La presencia de Kim Kardashian en la cordillera chilena no pasó desapercibida. La empresaria e influencer eligió la Laguna del Inca, en Portillo, como escenario para presentar su nueva colección en colaboración con The North Face, un gesto que rápidamente encendió el orgullo nacional entre los usuarios chilenos.
La campaña muestra prendas técnicas para nieve, accesorios y la primera línea infantil de Skims junto a The North Face. Las fotografías, difundidas en las cuentas oficiales de Kardashian y su marca, exhiben a modelos posando frente al icónico paisaje cordillerano, lo que permitió a los chilenos reconocer el lugar en segundos.
Las redes sociales reaccionaron de inmediato. Comentarios como “MI PAÍS KIM”, “Viva Chile” y el ya clásico “Somos el mejor país de Chile” inundaron las publicaciones, transformando la campaña en un fenómeno viral que mezcló humor, identidad y orgullo territorial. La elección del paisaje no solo generó conversación, sino que también posicionó a Portillo ante una audiencia global.

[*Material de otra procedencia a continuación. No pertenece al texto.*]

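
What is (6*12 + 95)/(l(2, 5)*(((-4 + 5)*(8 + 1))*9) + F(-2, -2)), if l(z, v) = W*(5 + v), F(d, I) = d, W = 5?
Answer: 167/4048 ≈ 0.041255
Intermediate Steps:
l(z, v) = 25 + 5*v (l(z, v) = 5*(5 + v) = 25 + 5*v)
(6*12 + 95)/(l(2, 5)*(((-4 + 5)*(8 + 1))*9) + F(-2, -2)) = (6*12 + 95)/((25 + 5*5)*(((-4 + 5)*(8 + 1))*9) - 2) = (72 + 95)/((25 + 25)*((1*9)*9) - 2) = 167/(50*(9*9) - 2) = 167/(50*81 - 2) = 167/(4050 - 2) = 167/4048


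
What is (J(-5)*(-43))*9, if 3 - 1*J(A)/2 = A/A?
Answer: -1548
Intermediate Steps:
J(A) = 4 (J(A) = 6 - 2*A/A = 6 - 2*1 = 6 - 2 = 4)
(J(-5)*(-43))*9 = (4*(-43))*9 = -172*9 = -1548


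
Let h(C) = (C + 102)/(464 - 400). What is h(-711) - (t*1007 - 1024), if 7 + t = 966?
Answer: -61740705/64 ≈ -9.6470e+5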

Chile en la mira del mundo: Kim Kardashian, tan bella como nuestra cordillera
Aunque Kardashian no explicó públicamente por qué eligió Chile, la conexión histórica entre The North Face y el país ofrece una pista. Su fundador, Douglas Tompkins, dedicó gran parte de su vida a la conservación ambiental en Chile y Argentina, donando extensas áreas para la creación de parques nacionales como Pumalín. Ese legado ambiental refuerza la asociación entre la marca y los paisajes naturales del sur del mundo.
La colección será lanzada oficialmente el 9 de diciembre y estará disponible solo en Estados Unidos y Canadá, sin confirmación de llegada al mercado chileno. Sin embargo, más allá de su disponibilidad, el impacto principal quedó en la emocionalidad del público local, que vio cómo uno de los paisajes más reconocidos del país brilló ante millones de seguidores internacionales.
La campaña, sin proponérselo, terminó convirtiéndose en una colaboración simbólica entre la cultura pop global y la geografía chilena. Portillo, con su imponente Laguna del Inca, se instaló en el centro de la conversación digital, demostrando cómo un gesto visual puede activar narrativas de identidad y pertenencia en cuestión de minutos.